My first days at the Sharm el-Sheikh Climate Change Conference of the UNFCCC have been, in short, absolutely life altering. I want to start with the sentiment that I am extraordinarily privileged to be able to attend such an important global gathering which brings together not only party negotiators, but other representatives from various nations, passionate campaign and organization leaders, fierce Indigenous peoples, impacted community members, determined scientists, and concerned observers (like myself). The ability for over 50,000 people to gather in one space (although a seemingly disjointed one) is a groundbreaking feat that cannot go unnoticed. I have learned that we need to absorb and appreciate climate change wins wherever we can, even if it’s seemingly as simple as putting experts within the same four walls.
Throughout the last 72 hours, I have listened to human beings telling their stories about how the impacts of climate change are affecting their own lives, and those that they’re tasked to represent. Climate change is literally taking people’s ability to exist in this world away, and I get the chance to look at people’s faces while they convey these sentiments. I get to see the despair in their eyes. Despite their devastating experiences, these strong individuals remain positive and convinced that those in power at this conference (the negotiators) will act with their best interests because not only is it what they deserve, but because the only other alternative is their slow, painful extinction.
While attending a panel on ending fossil fuel investments on Wednesday, I listened to a BIPOC woman leader of an organization in Louisiana beg her constituents: “We don’t want resilience—we want equity, we want environmental justice, we want help.” Afterwards, a campaign lead of Power Shift Africa named Dean Bhebhe was on the verge of tears when he spoke the following: “We want to build our own narrative. It’s like these fossil fuel industries are trying to build telephone lines while we Africans already have mobile phones; it makes no sense. We say no to that, and yes to our own agency in decision making and a just energy transition.” As one of many observers in the room that day I was extremely moved. But I have to ask this—where were the 600 fossil fuel representatives whose passes were approved to attend the conference in order to network and increase their capital while these conversations were happening in the same vicinity? Why aren’t these perpetuators of colonial racism and resource exploitation calling upon love and empathy instead in order to resonate with the very people they’re killing? Why don’t they care enough to show up and just listen?

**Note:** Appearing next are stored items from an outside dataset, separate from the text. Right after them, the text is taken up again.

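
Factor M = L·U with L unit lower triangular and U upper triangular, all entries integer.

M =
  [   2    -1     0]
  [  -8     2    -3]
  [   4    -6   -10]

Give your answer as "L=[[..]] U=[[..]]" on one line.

  r1 -= -4·r0 → [0,-2,-3]
  r2 -= 2·r0 → [0,-4,-10]
  r2 -= 2·r1 → [0,0,-4]

L=[[1,0,0],[-4,1,0],[2,2,1]] U=[[2,-1,0],[0,-2,-3],[0,0,-4]]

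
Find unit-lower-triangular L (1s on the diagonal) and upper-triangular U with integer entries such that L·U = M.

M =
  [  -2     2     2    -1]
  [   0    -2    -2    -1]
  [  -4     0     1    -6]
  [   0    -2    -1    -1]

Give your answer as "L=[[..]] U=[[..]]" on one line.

L=[[1,0,0,0],[0,1,0,0],[2,2,1,0],[0,1,1,1]] U=[[-2,2,2,-1],[0,-2,-2,-1],[0,0,1,-2],[0,0,0,2]]

  R1 -= 0·R0 → [0,-2,-2,-1]
  R2 -= 2·R0 → [0,-4,-3,-4]
  R3 -= 0·R0 → [0,-2,-1,-1]
  R2 -= 2·R1 → [0,0,1,-2]
  R3 -= 1·R1 → [0,0,1,0]
  R3 -= 1·R2 → [0,0,0,2]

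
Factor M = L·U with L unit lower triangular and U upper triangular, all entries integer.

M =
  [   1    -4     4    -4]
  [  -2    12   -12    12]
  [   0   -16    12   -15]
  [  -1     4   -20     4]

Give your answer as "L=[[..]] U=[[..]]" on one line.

L=[[1,0,0,0],[-2,1,0,0],[0,-4,1,0],[-1,0,4,1]] U=[[1,-4,4,-4],[0,4,-4,4],[0,0,-4,1],[0,0,0,-4]]

  R1 -= -2·R0 → [0,4,-4,4]
  R2 -= 0·R0 → [0,-16,12,-15]
  R3 -= -1·R0 → [0,0,-16,0]
  R2 -= -4·R1 → [0,0,-4,1]
  R3 -= 0·R1 → [0,0,-16,0]
  R3 -= 4·R2 → [0,0,0,-4]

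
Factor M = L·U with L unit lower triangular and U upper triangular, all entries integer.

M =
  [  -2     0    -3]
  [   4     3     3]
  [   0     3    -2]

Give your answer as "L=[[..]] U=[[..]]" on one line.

L=[[1,0,0],[-2,1,0],[0,1,1]] U=[[-2,0,-3],[0,3,-3],[0,0,1]]

  r1 -= -2·r0 → [0,3,-3]
  r2 -= 0·r0 → [0,3,-2]
  r2 -= 1·r1 → [0,0,1]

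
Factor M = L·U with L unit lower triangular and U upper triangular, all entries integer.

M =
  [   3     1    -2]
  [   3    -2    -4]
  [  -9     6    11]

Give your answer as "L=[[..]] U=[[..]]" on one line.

L=[[1,0,0],[1,1,0],[-3,-3,1]] U=[[3,1,-2],[0,-3,-2],[0,0,-1]]

  row1 -= 1·row0 → [0,-3,-2]
  row2 -= -3·row0 → [0,9,5]
  row2 -= -3·row1 → [0,0,-1]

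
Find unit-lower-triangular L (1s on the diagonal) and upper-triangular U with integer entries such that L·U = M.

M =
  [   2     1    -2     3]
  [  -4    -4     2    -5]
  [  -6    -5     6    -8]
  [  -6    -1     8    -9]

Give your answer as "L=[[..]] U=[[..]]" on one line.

L=[[1,0,0,0],[-2,1,0,0],[-3,1,1,0],[-3,-1,0,1]] U=[[2,1,-2,3],[0,-2,-2,1],[0,0,2,0],[0,0,0,1]]

  R1 -= -2·R0 → [0,-2,-2,1]
  R2 -= -3·R0 → [0,-2,0,1]
  R3 -= -3·R0 → [0,2,2,0]
  R2 -= 1·R1 → [0,0,2,0]
  R3 -= -1·R1 → [0,0,0,1]
  R3 -= 0·R2 → [0,0,0,1]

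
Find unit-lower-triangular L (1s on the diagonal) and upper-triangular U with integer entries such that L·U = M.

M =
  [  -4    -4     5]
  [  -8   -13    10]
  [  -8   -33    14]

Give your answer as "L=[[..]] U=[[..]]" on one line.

L=[[1,0,0],[2,1,0],[2,5,1]] U=[[-4,-4,5],[0,-5,0],[0,0,4]]

  R1 -= 2·R0 → [0,-5,0]
  R2 -= 2·R0 → [0,-25,4]
  R2 -= 5·R1 → [0,0,4]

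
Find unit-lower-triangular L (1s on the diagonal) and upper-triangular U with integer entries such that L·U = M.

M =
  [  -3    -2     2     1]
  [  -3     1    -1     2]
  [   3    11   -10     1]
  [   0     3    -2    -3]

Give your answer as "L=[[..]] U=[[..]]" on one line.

L=[[1,0,0,0],[1,1,0,0],[-1,3,1,0],[0,1,1,1]] U=[[-3,-2,2,1],[0,3,-3,1],[0,0,1,-1],[0,0,0,-3]]

  row1 -= 1·row0 → [0,3,-3,1]
  row2 -= -1·row0 → [0,9,-8,2]
  row3 -= 0·row0 → [0,3,-2,-3]
  row2 -= 3·row1 → [0,0,1,-1]
  row3 -= 1·row1 → [0,0,1,-4]
  row3 -= 1·row2 → [0,0,0,-3]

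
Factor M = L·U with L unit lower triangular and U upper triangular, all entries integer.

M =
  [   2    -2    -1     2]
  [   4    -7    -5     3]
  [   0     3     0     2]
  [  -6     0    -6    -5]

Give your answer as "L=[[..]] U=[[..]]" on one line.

L=[[1,0,0,0],[2,1,0,0],[0,-1,1,0],[-3,2,1,1]] U=[[2,-2,-1,2],[0,-3,-3,-1],[0,0,-3,1],[0,0,0,2]]

  R1 -= 2·R0 → [0,-3,-3,-1]
  R2 -= 0·R0 → [0,3,0,2]
  R3 -= -3·R0 → [0,-6,-9,1]
  R2 -= -1·R1 → [0,0,-3,1]
  R3 -= 2·R1 → [0,0,-3,3]
  R3 -= 1·R2 → [0,0,0,2]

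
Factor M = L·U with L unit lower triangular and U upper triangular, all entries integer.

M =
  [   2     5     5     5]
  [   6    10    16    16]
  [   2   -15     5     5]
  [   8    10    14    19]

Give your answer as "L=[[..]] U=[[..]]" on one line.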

Unfortunately, this hasn’t been an isolated incident at COP27. Whether I attended an event on environmental health and nature-based solutions, green hydrogen power, measuring the health of coral reefs, growing sustainable infrastructure, or the finance sector’s investment portfolio transition towards renewables, this lack of empathy has remained constant. People are facing the disproportionate impacts of climate change right now, especially here at the “African COP”, and they’re deliberately being left out of solution making processes at the top. They’re just begging the negotiators to heed their warnings to prevent irreversible climate disaster and for their fundamental human rights. But the negotiators aren’t listening, or attending these crucial “side event” panels (they are poorly named as such).
However, these people are strong. These people—those from marginalized communities, the most vulnerable to climate change impacts and those who have time and time again been left out of conversations to develop policies that could actually work—don’t give up. They maintain hope, positivity, passion, and drive. They fill others in these spaces with the same feelings by sharing their stories. How do they do that? I want to learn from them; they truly fill me with inspiration. And so I won’t give up on them, on the problematic COP27 conference, or on our warming planet.
I will carry my privilege with me and use it as a tool to do my part to help support, enact hope like those I have witnessed, and carry the stories of those who are not given a voice with me. I ask the leaders of my own nation to recognize their own privilege, call upon empathy, and turn both of these things into REAL action aimed at those who truly need it most.